Rentrée 2024 : la gratuité des transports scolaires supprimée par la Région pour 500 élèves du Doubs

 

Rentrée 2024 : la gratuité des transports scolaires supprimée par la Région pour 500 élèves du Doubs 

Par France Bleu Besançon

 À la rentrée 2024, la gratuité des transports scolaires sera supprimée pour 500 élèves du Doubs, inscrits en 6ème ou 2nd dans des établissements privés non desservis par des transports existant déjà pour des établissements publics. Si la Région justifie cette décision, les parents s'inquiètent.

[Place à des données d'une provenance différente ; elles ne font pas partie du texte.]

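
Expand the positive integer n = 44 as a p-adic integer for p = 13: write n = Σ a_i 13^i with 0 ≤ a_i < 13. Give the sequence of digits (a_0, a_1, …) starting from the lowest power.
(a_0, a_1, …) = (5, 3)

Repeated division by 13 gives the digits low-to-high: 44 = 5 + 3·13^1. Digit sequence: (5, 3).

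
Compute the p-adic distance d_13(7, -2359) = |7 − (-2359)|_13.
d_13(7, -2359) = 1/169

Step 1 — x − y = 7 − (-2359) = 2366. Step 2 — v_13(2366) = 2 (factor: 2366 = (13^2 · 14); the sign does not affect v_p). Step 3 — |x − y|_13 = 13^{-2} = 1/169.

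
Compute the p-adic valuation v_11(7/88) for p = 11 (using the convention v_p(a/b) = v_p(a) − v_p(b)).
v_11(7/88) = -1

Factor powers of 11 from the numerator and denominator of the reduced fraction: 7 = 11^0 · 7 and 88 = 11^1 · 8. Apply v_p(a/b) = v_p(a) − v_p(b): v_11(7/88) = 0 − 1 = -1.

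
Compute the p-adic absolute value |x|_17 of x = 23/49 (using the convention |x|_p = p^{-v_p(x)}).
|23/49|_17 = 1

Step 1 — compute v_17(x) by factoring powers of 17 out of the numerator and denominator: v_17(23/49) = 0. Step 2 — apply |x|_p = p^{-v_p(x)} = 17^{0} = 1.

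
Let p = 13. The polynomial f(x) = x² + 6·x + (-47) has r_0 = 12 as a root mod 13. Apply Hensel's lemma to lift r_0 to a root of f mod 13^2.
r_1 = 12 (mod 169)

Hensel: r_{i+1} = r_i − f(r_i)·(f′(r_i))^{-1} mod 13^{i+2}, f′(x) = 2x + 6. Iterate:
  r_0 = 12 (mod 13)
  r_1 = 12 (mod 169)
Final: r = 12 satisfies f(r) ≡ 0 mod 13^2.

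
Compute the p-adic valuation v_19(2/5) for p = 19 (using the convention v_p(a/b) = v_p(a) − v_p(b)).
v_19(2/5) = 0

Factor powers of 19 from the numerator and denominator of the reduced fraction: 2 = 19^0 · 2 and 5 = 19^0 · 5. Apply v_p(a/b) = v_p(a) − v_p(b): v_19(2/5) = 0 − 0 = 0.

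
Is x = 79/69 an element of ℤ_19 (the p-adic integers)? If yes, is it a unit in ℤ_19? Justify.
x ∈ ℤ_19^× (unit); v_19(x) = 0

ℤ_19 = {x ∈ ℚ_19 : v_19(x) ≥ 0} and ℤ_19^× = {x ∈ ℤ_19 : v_19(x) = 0}. Here v_19(79/69) = v_19(num) − v_19(den) = 0; compare against these criteria.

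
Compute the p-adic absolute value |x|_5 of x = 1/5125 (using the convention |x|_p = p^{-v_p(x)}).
|1/5125|_5 = 125

Step 1 — compute v_5(x) by factoring powers of 5 out of the numerator and denominator: v_5(1/5125) = -3. Step 2 — apply |x|_p = p^{-v_p(x)} = 5^{3} = 125.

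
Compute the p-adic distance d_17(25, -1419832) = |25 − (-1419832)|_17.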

C'est une décision régionale qui inquiète de nombreux parents. Dès la rentrée de septembre prochain, la gratuité des transports scolaires sera supprimée pour les 500 nouveaux élèves en classe de 6ème et de 2nd de certains établissements privés du Doubs. Là où un transport scolaire existe pour desservir un établissement public, les collèges et lycées privés continueront d'être également relier, mais la Région ne financera plus les transports desservant uniquement les établissements privés du département.

 
Votée en février, cette décision a été actée le 31 mai dernier. L'objectif pour la Région : harmoniser une règle déjà appliquée dans la plupart des départements de Bourgogne-Franche-Comté, sauf, jusqu'alors, dans le Doubs et la Saône-et-Loire. Si les parents s'inquiètent, pour Michel Neugnot, vice-président à la Région en charge des transports, cette règle est justifiée : "Il était anormal, de mettre des moyens publics, pour un transport où on ne desservait que des établissements privés", présente l'élu.

Une rentrée scolaire perturbée pour 500 élèves

Une décision annoncée avant les vacances scolaires d'été, avec des conséquences sur la reprise des élèves, en septembre prochain : "À la rentrée, les élèves pourront prendre les cars les 15 premiers jours, le temps que l'on puisse voir, avec l'enseignement catholique, de quelle façon nous pouvons traiter" la situation, assure l'élu régional.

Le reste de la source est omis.